Esteemed producer Steve Lillywhite has released another video plea to replace Simon Cowell on American Idol. The producer behind some pretty great records by Talking Heads, Peter Gabriel, Rolling Stones, U2, and Phish (not to mention some other jam bands we listened to in 1994) is not undeserving of recognition, but these videos are a little, let's say, uncomfortable.

The production quality of the second video is pro, the shots are pretty good, and the stories of working with the Talking Heads and U2 in the early 1980's are pretty entertaining. Then it hits you, wait, he's TRYING TO REPLACE SIMON COWELL.

Oh God.

Due to the success of Facebook campaigns for Betty White to host SNL and the hilarious campaign in the U.K. for Rage Against the Machine to win X Factor's top Christmas Spot, we are bound to see more of these awkward pleas from talented people who want to emerge from behind-the-scene. But as embarrassing as these cries for attention may be, they seem to work.

Will it work for Lillywhite?
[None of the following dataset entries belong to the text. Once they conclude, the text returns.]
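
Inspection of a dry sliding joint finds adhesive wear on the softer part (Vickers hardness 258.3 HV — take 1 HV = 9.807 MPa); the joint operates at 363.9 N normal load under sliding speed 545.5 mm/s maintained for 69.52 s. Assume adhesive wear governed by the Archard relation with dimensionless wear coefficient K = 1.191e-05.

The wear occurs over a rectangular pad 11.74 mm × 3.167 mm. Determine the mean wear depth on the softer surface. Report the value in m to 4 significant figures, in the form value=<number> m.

All working math holds full precision. Intermediate values are printed rounded, and one last rounding to 4 significant figures.
Convert: Sliding speed v = 545.5 mm/s = 0.5455 m/s. Distance L = v·t = 0.5455 m/s × 69.52 s = 37.92 m.
Convert: Hardness H = 258.3 HV × 9.807 MPa/HV = 2533 MPa = 2.533e+09 Pa.
Convert: Pad sides 11.74 mm × 3.167 mm = 0.01174 m × 0.003167 m. Contact area A = 0.01174 m × 0.003167 m = 3.718e-05 m².
Expressed in SI base units: W = 363.9 N, H = 2.533e+09 Pa, K = 1.191e-05.
The Archard volume V = K·W·L/H = 1.191e-05 · 363.9 · 37.92 / 2.533e+09 = 6.488e-11 m³.
Depth of wear h = V/A = 6.488e-11 / 3.718e-05 = 1.745e-06 m.

value=1.745e-06 m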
Probably not. But the question remains. Why exactly would such a prominent producer try to do this? There's not much notoriety in being an American Idol judge, really. Being on American Idol basically increases your fame (and, of course, paychecks) but does it really increase your respectability?

Idol doesn't care about respected artists, they're only interested in record sales.

If Idol was interested in bringing in producers who make great records, they would have done so years ago. Idol has poised itself on the premise of making popular music, not music that will endure. Yet, if they wanted to bring in a larger than life producer, why not bring in Rick Rubin?

Years ago, I met Rubin at a Neil Diamond listening party (yeah, I'm not afraid to admit it, Rubin's Diamond redux was great), and I have to say, he is the biggest human I've ever seen (and I've met Kevin Smith). Belt size aside–which is admirable considering Rubin only eats macrobiotic vegan everything and, according to a producer I interviewed, uses a Thighmaster in the studio– but in also personality and persona.

Rubin hides nothing, music flows in his bloodstream. When a song comes on, his eyes close, he moves uncontrollably, instinctually, as if under that beard and belly where pneumatic pumps and pistons that spring to life when a rhythm is in the room. Love ya Lillywhite, but an undulating Rubin is something I would like to see on network television.